Jeanneau Storm

Development
- Designer: E. G. van de Stadt
- Location: France
- Year: 1966
- Builder: Jeanneau
- Role: Cruiser-Racer
- Name: Jeanneau Storm

Boat
- Displacement: 3,527 lb (1,600 kg)
- Draft: 6.07 ft (1.85 m) with centerboard down

Hull
- Type: monohull
- Construction: fiberglass
- LOA: 27.23 ft (8.30 m)
- LWL: 21.49 ft (6.55 m)
- Beam: 8.20 ft (2.50 m)

Hull appendages
- Keel: stub keel with centerboard
- Ballast: 1,323 lb (600 kg)
- Rudder: transom-mounted rudder

Rig
- Rig type: Bermuda rig

Sails
- Sailplan: masthead sloop
- Total sail area: 336.00 sq ft (31.215 m^{2})

= Jeanneau Storm =

Sailboat class

The Jeanneau Storm is a French trailerable sailboat that was designed by E. G. van de Stadt as a cruiser-racer and first built in 1966.

==Production==
The design was built by Jeanneau in France, starting in 1966, but it is now out of production.

==Design==
The Storm is a recreational keelboat, built predominantly of fiberglass. It has a masthead sloop rig, a raked stem, a slightly angled transom, a transom-hung rudder controlled by a wheel and a fixed stub keel, with a retractable centerboard. It displaces 3527 lb and carries 1323 lb of ballast.
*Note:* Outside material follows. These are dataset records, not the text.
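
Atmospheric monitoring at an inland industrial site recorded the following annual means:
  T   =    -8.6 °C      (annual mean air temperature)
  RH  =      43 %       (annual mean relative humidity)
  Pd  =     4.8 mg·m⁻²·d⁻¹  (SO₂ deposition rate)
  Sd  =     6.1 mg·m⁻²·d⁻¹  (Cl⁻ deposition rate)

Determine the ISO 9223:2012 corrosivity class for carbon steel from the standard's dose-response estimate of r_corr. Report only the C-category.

carbon steel: f(T) = +0.150·(T−10) [T≤10 °C] = -2.7900
  sulphur-dioxide contribution → 0.5808 μm/a
  chloride contribution → 0.917 μm/a
  ⇒ r_corr(carbon steel) = 1.498 μm/a
Category bounds: 1.3…25 μm/a bracket r_corr ⇒ C2

C2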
The boat has a draft of 6.07 ft with the centerboard extended and 2.46 ft with it retracted, allowing operation in shallow water or ground transportation on a trailer.

The design has sleeping accommodation for six people, with a double "V"-berth in the bow cabin, two straight settees in the main cabin and two aft quarter berths. The galley is located on the port side at the companionway ladder. The galley is equipped with a two-burner stove. The head is located just aft of the bow cabin on the starboard side. The fresh water tank has a capacity of 18 u.s.gal.

The design has a hull speed of 6.21 kn.